There is one big drawback to moving your home loan between banks: it costs money to cancel the bond and more money to re- register the new bond with another bank.

In addition, banks charge “initiation fees” and “assessment fees” for checking if the house is worth the cost of the loan.

As a rough guide, NBS Boland estimates the total costs of switching a loan is about R7 000 on a R500 000 bond and slightly less than R3 000 for a R100 000 bond. Not all this money goes to the bank. A chunk goes to the government and attorneys, and prices will vary depending on how friendly you are with your attorney and where you live.

Before moving banks, you have to consider whether or not the lower interest rate is going to outweigh the cost of switching.

Say you are two years into a 20-year mortgage for R100 000 and the interest rate is 23,5%. Your monthly repayments would be R1 977 and the total repaid would be R474 389.

If the interest rate was 23% you’d be paying R1 937 a month and the total cost would be R464 758.

Of course you also run the risk of seeing your old bank lowering its rates below those of the new bank. But if you’re a desirable customer – that is, you have lots of money and you are going to make extensive use of banking services – you may be able to talk a bank into giving you a lower rate for a fixed period.

Conversely, you may find no other bank wants you. NBS Boland’s Trevor Olivier says they are wary of people switching institutions because many do so when they are already in financial difficulties.

But in the United Kingdom and the United States competition between financial institutions means switching home loans is widespread.

A few years ago, in an attempt to build market share, banks were offering to pay the costs of switching to lure customers from rival banks.

But a merry-go-round of people moving institutions meant this practice has died down, although bankers say some institutions may still be prepared to swallow the costs to attract very desirable clients.

Among the few categories of home owners able to ignore the leaping interest rates have been those people who took out fixed- rate bonds, back when interest rates were in the teens rather than the twenties.

But fixed rate bonds are a gamble. You’re betting the interest rates are not going to fall. So the peaceful contentment of being protected from the blitz of interest rate hikes over the past few months can easily turn to discontent if interest rates fall, leaving you locked into higher rates for months, or years, to come.

If you’re convinced interest rates are going to stay below the level at which your loan is fixed, you can try to get out of the agreement.

Some banks will allow you to get out of a fixed rate bond early – at a price.
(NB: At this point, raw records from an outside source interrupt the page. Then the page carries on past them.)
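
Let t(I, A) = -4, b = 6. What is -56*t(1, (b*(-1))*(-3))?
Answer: 224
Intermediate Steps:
-56*t(1, (b*(-1))*(-3)) = -56*(-4) = 224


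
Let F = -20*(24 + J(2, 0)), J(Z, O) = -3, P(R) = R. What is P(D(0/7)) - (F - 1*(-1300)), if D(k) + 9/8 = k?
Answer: -7049/8 ≈ -881.13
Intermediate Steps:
D(k) = -9/8 + k
F = -420 (F = -20*(24 - 3) = -20*21 = -420)
P(D(0/7)) - (F - 1*(-1300)) = (-9/8 + 0/7) - (-420 - 1*(-1300)) = (-9/8 + 0*(⅐)) - (-420 + 1300) = (-9/8 + 0) - 1*880 = -9/8 - 880 = -7049/8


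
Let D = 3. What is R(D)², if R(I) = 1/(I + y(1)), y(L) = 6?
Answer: 1/81 ≈ 0.012346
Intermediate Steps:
R(I) = 1/(6 + I) (R(I) = 1/(I + 6) = 1/(6 + I))
R(D)² = (1/(6 + 3))² = (1/9)² = (⅑)² = 1/81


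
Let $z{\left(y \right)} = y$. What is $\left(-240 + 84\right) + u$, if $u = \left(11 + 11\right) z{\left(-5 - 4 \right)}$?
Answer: $-354$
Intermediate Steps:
$u = -198$ ($u = \left(11 + 11\right) \left(-5 - 4\right) = 22 \left(-9\right) = -198$)
$\left(-240 + 84\right) + u = \left(-240 + 84\right) - 198 = -156 - 198 = -354$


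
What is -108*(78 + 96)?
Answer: -18792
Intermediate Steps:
-108*(78 + 96) = -108*174 = -18792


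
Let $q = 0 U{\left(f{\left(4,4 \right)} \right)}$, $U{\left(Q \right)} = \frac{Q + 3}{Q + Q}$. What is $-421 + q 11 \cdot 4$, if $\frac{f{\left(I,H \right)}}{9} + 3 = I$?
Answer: $-421$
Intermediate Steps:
$f{\left(I,H \right)} = -27 + 9 I$
$U{\left(Q \right)} = \frac{3 + Q}{2 Q}$
$q = 0$ ($q = 0 \frac{3 + \left(-27 + 9 \cdot 4\right)}{2 \left(-27 + 9 \cdot 4\right)} = 0 \frac{3 + \left(-27 + 36\right)}{2 \left(-27 + 36\right)} = 0 \frac{3 + 9}{2 \cdot 9} = 0 \cdot \frac{1}{2} \cdot \frac{1}{9} \cdot 12 = 0 \cdot \frac{2}{3} = 0$)
$-421 + q 11 \cdot 4 = -421 + 0 \cdot 11 \cdot 4 = -421 + 0 \cdot 44 = -421 + 0 = -421$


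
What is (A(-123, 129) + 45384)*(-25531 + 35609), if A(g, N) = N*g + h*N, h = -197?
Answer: 41360112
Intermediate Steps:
A(g, N) = -197*N + N*g (A(g, N) = N*g - 197*N = -197*N + N*g)
(A(-123, 129) + 45384)*(-25531 + 35609) = (129*(-197 - 123) + 45384)*(-25531 + 35609) = (129*(-320) + 45384)*10078 = (-41280 + 45384)*10078 = 4104*10078 = 41360112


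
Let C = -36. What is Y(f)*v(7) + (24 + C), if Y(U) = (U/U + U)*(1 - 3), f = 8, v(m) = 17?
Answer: -318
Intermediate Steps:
Y(U) = -2 - 2*U (Y(U) = (1 + U)*(-2) = -2 - 2*U)
Y(f)*v(7) + (24 + C) = (-2 - 2*8)*17 + (24 - 36) = (-2 - 16)*17 - 12 = -18*17 - 12 = -306 - 12 = -318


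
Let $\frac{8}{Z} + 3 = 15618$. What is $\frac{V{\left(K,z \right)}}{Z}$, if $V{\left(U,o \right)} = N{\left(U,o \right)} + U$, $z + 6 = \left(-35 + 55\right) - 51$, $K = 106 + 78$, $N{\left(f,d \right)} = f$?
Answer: $718290$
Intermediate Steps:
$Z = \frac{8}{15615}$ ($Z = \frac{8}{-3 + 15618} = \frac{8}{15615} \approx 0.00051233$)
$K = 184$
$z = -37$ ($z = -6 + \left(\left(-35 + 55\right) - 51\right) = -6 + \left(20 - 51\right) = -6 - 31 = -37$)
$V{\left(U,o \right)} = 2 U$ ($V{\left(U,o \right)} = U + U = 2 U$)
$\frac{V{\left(K,z \right)}}{Z} = \frac{2 \cdot 184}{\frac{8}{15615}} = 368 \cdot \frac{15615}{8} = 718290$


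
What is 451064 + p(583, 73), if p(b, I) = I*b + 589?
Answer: 494212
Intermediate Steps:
p(b, I) = 589 + I*b
451064 + p(583, 73) = 451064 + (589 + 73*583) = 451064 + (589 + 42559) = 451064 + 43148 = 494212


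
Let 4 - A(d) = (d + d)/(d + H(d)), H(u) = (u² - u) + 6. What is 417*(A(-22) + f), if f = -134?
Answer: -13272276/245 ≈ -54173.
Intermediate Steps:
H(u) = 6 + u² - u
A(d) = 4 - 2*d/(6 + d²) (A(d) = 4 - (d + d)/(d + (6 + d² - d)) = 4 - 2*d/(6 + d²))
417*(A(-22) + f) = 417*(2*(12 - 1*(-22) + 2*(-22)²)/(6 + (-22)²) - 134) = 417*(2*(12 + 22 + 2*484)/(6 + 484) - 134) = 417*(2*(12 + 22 + 968)/490 - 134) = 417*(2*(1/490)*1002 - 134) = 417*(1002/245 - 134) = 417*(-31828/245) = -13272276/245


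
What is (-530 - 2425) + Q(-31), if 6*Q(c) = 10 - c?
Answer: -17689/6 ≈ -2948.2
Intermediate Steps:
Q(c) = 5/3 - c/6 (Q(c) = (10 - c)/6 = 5/3 - c/6)
(-530 - 2425) + Q(-31) = (-530 - 2425) + (5/3 - ⅙*(-31)) = -2955 + (5/3 + 31/6) = -2955 + 41/6 = -17689/6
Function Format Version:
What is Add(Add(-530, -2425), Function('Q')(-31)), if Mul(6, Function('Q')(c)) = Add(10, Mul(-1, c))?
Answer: Rational(-17689, 6) ≈ -2948.2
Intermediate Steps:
Function('Q')(c) = Add(Rational(5, 3), Mul(Rational(-1, 6), c)) (Function('Q')(c) = Mul(Rational(1, 6), Add(10, Mul(-1, c))) = Add(Rational(5, 3), Mul(Rational(-1, 6), c)))
Add(Add(-530, -2425), Function('Q')(-31)) = Add(Add(-530, -2425), Add(Rational(5, 3), Mul(Rational(-1, 6), -31))) = Add(-2955, Add(Rational(5, 3), Rational(31, 6))) = Add(-2955, Rational(41, 6)) = Rational(-17689, 6)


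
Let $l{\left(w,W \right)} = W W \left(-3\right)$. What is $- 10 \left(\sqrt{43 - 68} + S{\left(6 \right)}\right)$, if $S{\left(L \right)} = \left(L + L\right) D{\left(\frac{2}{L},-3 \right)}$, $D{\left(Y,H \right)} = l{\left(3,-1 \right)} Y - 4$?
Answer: $600 - 50 i \approx 600.0 - 50.0 i$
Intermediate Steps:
$l{\left(w,W \right)} = - 3 W^{2}$ ($l{\left(w,W \right)} = W^{2} \left(-3\right) = - 3 W^{2}$)
$D{\left(Y,H \right)} = -4 - 3 Y$ ($D{\left(Y,H \right)} = - 3 \left(-1\right)^{2} Y - 4 = \left(-3\right) 1 Y - 4 = - 3 Y - 4 = -4 - 3 Y$)
$S{\left(L \right)} = 2 L \left(-4 - \frac{6}{L}\right)$ ($S{\left(L \right)} = \left(L + L\right) \left(-4 - 3 \frac{2}{L}\right) = 2 L \left(-4 - \frac{6}{L}\right)$)
$- 10 \left(\sqrt{43 - 68} + S{\left(6 \right)}\right) = - 10 \left(\sqrt{43 - 68} - 60\right) = - 10 \left(\sqrt{-25} - 60\right) = - 10 \left(5 i - 60\right) = - 10 \left(-60 + 5 i\right) = 600 - 50 i$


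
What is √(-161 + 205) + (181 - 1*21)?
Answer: 160 + 2*√11 ≈ 166.63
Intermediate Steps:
√(-161 + 205) + (181 - 1*21) = √44 + (181 - 21) = 2*√11 + 160 = 160 + 2*√11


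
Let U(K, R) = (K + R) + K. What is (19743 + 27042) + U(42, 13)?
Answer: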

Once you’ve bet against the bank on the direction of interest rates, the bank feels entitled to demand you pay to change the playing field, if you lose. For example, FNB’s Ian Jones says his bank is entitled to recalculate the entire interest on the home loan as if the loan had been at a variable rate from the beginning.

Other banks may charge a penalty of 1% of the outstanding balance, including capital and interest payments.

However, if in doubt, negotiate. Banks are fighting for market domination and are often willing to make allowances in order to keep good customers. For example, Jones says that he’s unaware of circumstances when FNB has invoked its penalty clause.

However, if more people decide to take fixed rates and then try to switch to variable rate loans, the banks may become firmer about enforcing their legal rights.